Meydanın köşesinde İngiltere hanı bulunmakta, meydanın batı kanadında en önemli binalarından biri olan Rodos Arkeoloji Müzesi yer alıyor. Aynı zamanda ‘Şövalyeler Hastanesi' de burada bulunmakta. Osmanlıların ve günümüzün en işlek merkezlerinden biri olan ‘Sokrates Sokağı’ da burada bulunmakta. Sokağın köşesindeki Osmanlı Kitaplığı paha biçilemez koleksiyonlara ev sahipliği yapmakta. Büyük Üstadlar Sarayı Şövalyeler Sokağı'nın en önemli binası. 1856 yılındaki patlamaya dek burayı hapishane olarak kullanmış Osmanlı. Sonra İtalyanlar tarafından bugünkü haline getirilmiş. Büyük Üstadlar Sarayı'ndaki incelikli mozaiklerin büyük kısmı komşu ada Kos'tan getirilmiş. 10 Euro karşılığında Üstadlar Sarayı’nı ve diğer yapıları gezebiliyorsunuz.

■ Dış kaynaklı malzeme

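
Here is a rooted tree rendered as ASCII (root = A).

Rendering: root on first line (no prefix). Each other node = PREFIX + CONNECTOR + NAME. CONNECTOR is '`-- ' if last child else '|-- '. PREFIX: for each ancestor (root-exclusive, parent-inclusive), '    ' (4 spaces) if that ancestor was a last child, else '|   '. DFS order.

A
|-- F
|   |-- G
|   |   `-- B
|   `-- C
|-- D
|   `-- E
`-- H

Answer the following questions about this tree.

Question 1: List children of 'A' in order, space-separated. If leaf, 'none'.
Node A's children (from adjacency): F, D, H

Answer: F D H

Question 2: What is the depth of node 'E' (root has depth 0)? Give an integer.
Answer: 2

Derivation:
Path from root to E: A -> D -> E
Depth = number of edges = 2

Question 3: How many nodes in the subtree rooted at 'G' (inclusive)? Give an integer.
Answer: 2

Derivation:
Subtree rooted at G contains: B, G
Count = 2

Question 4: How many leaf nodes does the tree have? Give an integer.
Leaves (nodes with no children): B, C, E, H

Answer: 4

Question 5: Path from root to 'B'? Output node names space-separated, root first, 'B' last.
Walk down from root: A -> F -> G -> B

Answer: A F G B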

Eski kentte gül pembesi duvarları ve minaresiyle dikkat çeken Kanuni Sultan Süleyman Camisi görülmeye değer. Osmanlı döneminde 1523 yılında yapılmış. Ayrıca hemen caminin yanındaki saat kulesine çıkıp şehrin etkileyici manzarasını küçük bir bedel karşılığı seyredebilirsiniz. Yahudi Meydanı, 2. Dünya Savaşı'nda Alman askerlerince öldürülen yahudilerin anısını yaşatmak için yapılmış. 1943'te Almanlar buraya geldiklerinde 2 bin yahudiden 50 tanesi sağ kalmış.
Mandraki Meydanı
Eski kentten çıktıktan sonra Mandraki Limanı ile karşılarsınız. Eski zamanlar kentin can damarıymış. Liman surlarının etrafında üç yel değirmeninden günümüze ulaşan kalıntılar bulunur. Surların ucunda Aziz Nicholas Kalesi bulunmakta. Vakti zamanında dünyanın yedi harikasından birine ev sahipliği yapıyormuş Rodos.

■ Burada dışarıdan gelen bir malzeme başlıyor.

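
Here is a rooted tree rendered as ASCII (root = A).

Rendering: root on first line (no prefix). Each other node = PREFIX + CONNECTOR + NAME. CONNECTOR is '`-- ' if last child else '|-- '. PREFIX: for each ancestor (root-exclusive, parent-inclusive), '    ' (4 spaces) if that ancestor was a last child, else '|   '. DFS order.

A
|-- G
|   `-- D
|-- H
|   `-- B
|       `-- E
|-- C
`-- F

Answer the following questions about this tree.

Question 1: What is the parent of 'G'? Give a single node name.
Answer: A

Derivation:
Scan adjacency: G appears as child of A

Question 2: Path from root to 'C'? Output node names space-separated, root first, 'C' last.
Answer: A C

Derivation:
Walk down from root: A -> C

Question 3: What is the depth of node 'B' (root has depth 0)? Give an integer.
Answer: 2

Derivation:
Path from root to B: A -> H -> B
Depth = number of edges = 2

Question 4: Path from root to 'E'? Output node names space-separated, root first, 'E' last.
Answer: A H B E

Derivation:
Walk down from root: A -> H -> B -> E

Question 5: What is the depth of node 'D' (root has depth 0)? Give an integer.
Path from root to D: A -> G -> D
Depth = number of edges = 2

Answer: 2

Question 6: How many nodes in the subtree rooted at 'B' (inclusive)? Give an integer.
Answer: 2

Derivation:
Subtree rooted at B contains: B, E
Count = 2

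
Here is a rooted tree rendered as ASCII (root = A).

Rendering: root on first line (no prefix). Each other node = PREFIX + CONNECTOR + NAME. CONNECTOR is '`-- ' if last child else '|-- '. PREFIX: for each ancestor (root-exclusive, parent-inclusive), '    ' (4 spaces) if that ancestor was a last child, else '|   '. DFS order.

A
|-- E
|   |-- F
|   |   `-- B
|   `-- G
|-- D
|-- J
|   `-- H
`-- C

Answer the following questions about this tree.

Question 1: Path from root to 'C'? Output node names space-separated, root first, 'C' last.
Answer: A C

Derivation:
Walk down from root: A -> C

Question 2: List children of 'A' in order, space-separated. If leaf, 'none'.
Answer: E D J C

Derivation:
Node A's children (from adjacency): E, D, J, C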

Rodos heykeli Mandaraki Limanı’nın önünde bulunmuyormuş. Teorilere göre güneş tanrısı Heliosu simgeleyen Rodos heykeli Büyük Üstadlar Sarayı’nın yakınlarında bir yerdeymiş. Heykelin dökülmesi 12 yıl sürmüş. 32 Metrelik dev heykel MÖ 209 tamamlanmış. Her bir parmak bir adam boyundaymış. Yapan heykeltraş heykelde hesaplama hatası olduğunu düşündüğü için intihar etmiş. Sadece 70 yıl sonra bir deprem sonrası dizlerinden çatlayarak yere yıkılmış. Arap korsanlar tarafında parçaları satılıncaya kadar 900 yıl olduğu gibi kalmış. Amerika'daki özgürlük heykelinin Rodos heykelinden etkilendiği söylenmekte... Heykelin yıkılmasından 2 bin 200 yıl sonra heykelin yeniden yapılmasını amaçlıyorlar. 150 metre boyunda devasa bir müze yapısı inşa etmeyi planlıyorlar. Rodos’taki birçok depoda terk edilmiş halde duran binlerce arkeolojik objeyi içinde barındıracakmış.
Günümüzde girişin iki yanındaki iki sütün üzerinde biri dişi diğeri erkek geyik heykeli olan iki bronz heykel bulunur. Aziz Yuhanna Kilisesi limanın girişinde yer alır. Adanın en önemli kilisesi ve aynı zamanda başpiskoposun makamı. Kuzeye doğru devam edersek Murat Reis Camisi'ni görürüz. 1522 yılında Kanuni Sultan Süleyman'ın kuşatması sırasında ölmüş ve caminin yanındaki mozoleye gömülmüş. Camiyi geçince adanın ünlü plajı Elli'yi görebilirsiniz. Birkaç yüz metre ilerde akvaryum yer almakta. Eski kentin surlarından yaklaşık 2 kilometre ötede bulunan Monte Smith 111 metrelik yüksek rakamıyla bütün yerleşim alanlarını görmenizi sağlar. Apollon Tapınağı’nın görkemli kalıntıları arasında gezebilirsiniz.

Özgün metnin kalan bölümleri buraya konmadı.